Two weeks later and I was back in the house. Under the floorboards the furnace was gurgling again. The candles had just flickered on and in the front room Jake was asleep on the sofa, Sammy curled close to his side. I walked in and looked down at the remaining elephant tusks on the floor. I knelt down and touched one of them; it felt warm, like some part of the animal was still there. Lyman Carter had killed it nearly eighty years ago. Incredible.
Most of the ivory was already gone, trucked off to a company that bought estate ivory for legitimate use.

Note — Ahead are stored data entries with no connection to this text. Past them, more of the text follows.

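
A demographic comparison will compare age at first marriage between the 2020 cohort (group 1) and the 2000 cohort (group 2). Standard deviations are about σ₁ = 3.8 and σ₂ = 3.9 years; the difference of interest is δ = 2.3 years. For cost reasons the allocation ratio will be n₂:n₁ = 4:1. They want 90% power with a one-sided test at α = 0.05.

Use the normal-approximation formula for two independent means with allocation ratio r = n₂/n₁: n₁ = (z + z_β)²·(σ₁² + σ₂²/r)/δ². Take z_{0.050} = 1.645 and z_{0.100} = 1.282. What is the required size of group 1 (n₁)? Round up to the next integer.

n₁ = (z_α + z_β)² · (σ₁² + σ₂²/r) / δ²
   = (1.645 + 1.282)² · (3.8² + 3.9²/4) / 2.3²
   = 8.5673 · (14.44 + 3.8025) / 5.29
   = 8.5673 · 18.2425 / 5.29
   = 29.54
Round up → n₁ = 30; n₂ = r·n₁ = 4 × 30 = 120.

n₁ = 30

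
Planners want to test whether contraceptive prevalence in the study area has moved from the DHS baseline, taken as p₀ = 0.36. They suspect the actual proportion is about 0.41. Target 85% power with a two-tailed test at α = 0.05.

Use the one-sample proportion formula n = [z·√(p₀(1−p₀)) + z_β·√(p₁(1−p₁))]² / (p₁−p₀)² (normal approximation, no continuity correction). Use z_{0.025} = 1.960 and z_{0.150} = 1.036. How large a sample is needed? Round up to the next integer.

n = [z_{α/2}·√(p₀q₀) + z_β·√(p₁q₁)]² / (p₁ − p₀)²
  = [1.960·√(0.36·0.64) + 1.036·√(0.41·0.59)]² / (0.05)²
  = [1.960·0.4800 + 1.036·0.4918]² / 0.0025
  = [1.4503]² / 0.0025
  = 841.39
Round up → n = 842.

n = 842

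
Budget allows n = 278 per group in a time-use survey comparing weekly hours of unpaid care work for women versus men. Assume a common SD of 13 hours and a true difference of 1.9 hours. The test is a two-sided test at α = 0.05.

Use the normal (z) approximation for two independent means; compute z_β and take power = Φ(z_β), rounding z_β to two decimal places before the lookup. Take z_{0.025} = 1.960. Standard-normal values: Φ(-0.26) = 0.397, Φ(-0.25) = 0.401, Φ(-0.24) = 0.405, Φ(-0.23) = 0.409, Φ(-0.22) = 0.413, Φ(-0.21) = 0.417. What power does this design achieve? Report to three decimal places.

Power ≈ 0.405

z_β = δ·√(n/(σ₁²+σ₂²)) − z_{α/2}
    = 1.9 · √(278/338) − 1.960
    = 1.9 · 0.90691 − 1.960
    = 1.7231 − 1.960 = -0.2369 → -0.24
Power = Φ(-0.24) = 0.405.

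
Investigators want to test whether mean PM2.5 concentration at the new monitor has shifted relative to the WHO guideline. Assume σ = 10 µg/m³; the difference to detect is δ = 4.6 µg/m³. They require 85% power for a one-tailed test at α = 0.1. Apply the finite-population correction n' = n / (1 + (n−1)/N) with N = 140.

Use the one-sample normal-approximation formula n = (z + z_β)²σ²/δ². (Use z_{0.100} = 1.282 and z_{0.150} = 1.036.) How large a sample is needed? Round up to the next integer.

n = 22

n = (z_α + z_β)² · σ² / δ²
  = (1.282 + 1.036)² · 10² / 4.6²
  = 5.3731 · 100 / 21.16
  = 25.39
Finite-population correction (N = 140): 25.39 / (1 + (25.39 − 1)/140) = 21.63.
Round up → n = 22.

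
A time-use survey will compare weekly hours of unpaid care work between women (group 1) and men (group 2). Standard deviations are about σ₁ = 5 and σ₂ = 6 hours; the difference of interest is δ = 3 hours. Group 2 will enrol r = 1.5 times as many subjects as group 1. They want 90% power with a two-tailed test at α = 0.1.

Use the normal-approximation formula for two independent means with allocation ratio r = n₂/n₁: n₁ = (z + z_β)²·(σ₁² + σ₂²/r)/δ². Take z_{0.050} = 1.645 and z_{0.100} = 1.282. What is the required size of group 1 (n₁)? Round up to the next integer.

n₁ = (z_{α/2} + z_β)² · (σ₁² + σ₂²/r) / δ²
   = (1.645 + 1.282)² · (5² + 6²/1.5) / 3²
   = 8.5673 · (25 + 24) / 9
   = 8.5673 · 49 / 9
   = 46.64
Round up → n₁ = 47; n₂ = r·n₁ = 1.5 × 47 = 71.

n₁ = 47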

Pens made from ivory were popular now; I’d read that on the Internet.
As for the animals of the trophy room, most of them were gone, too, sent off to several children’s museums. The snow leopard was out in the kitchen awaiting its new owner, some fellow who was putting together an Endangered Species of the World exhibit. All proceeds from sales were being rolled back into the conservation group Lyman Carter had helped start, and for which Frances had worked.
“Frances,” I muttered, shaking my head. How had I ever thought that she... I looked over at Jake, snoring in his sleep, then walked back across the room, grabbed my copy of the Green Hills of Africa off the floor, and settled down on the sofa to finish reading it.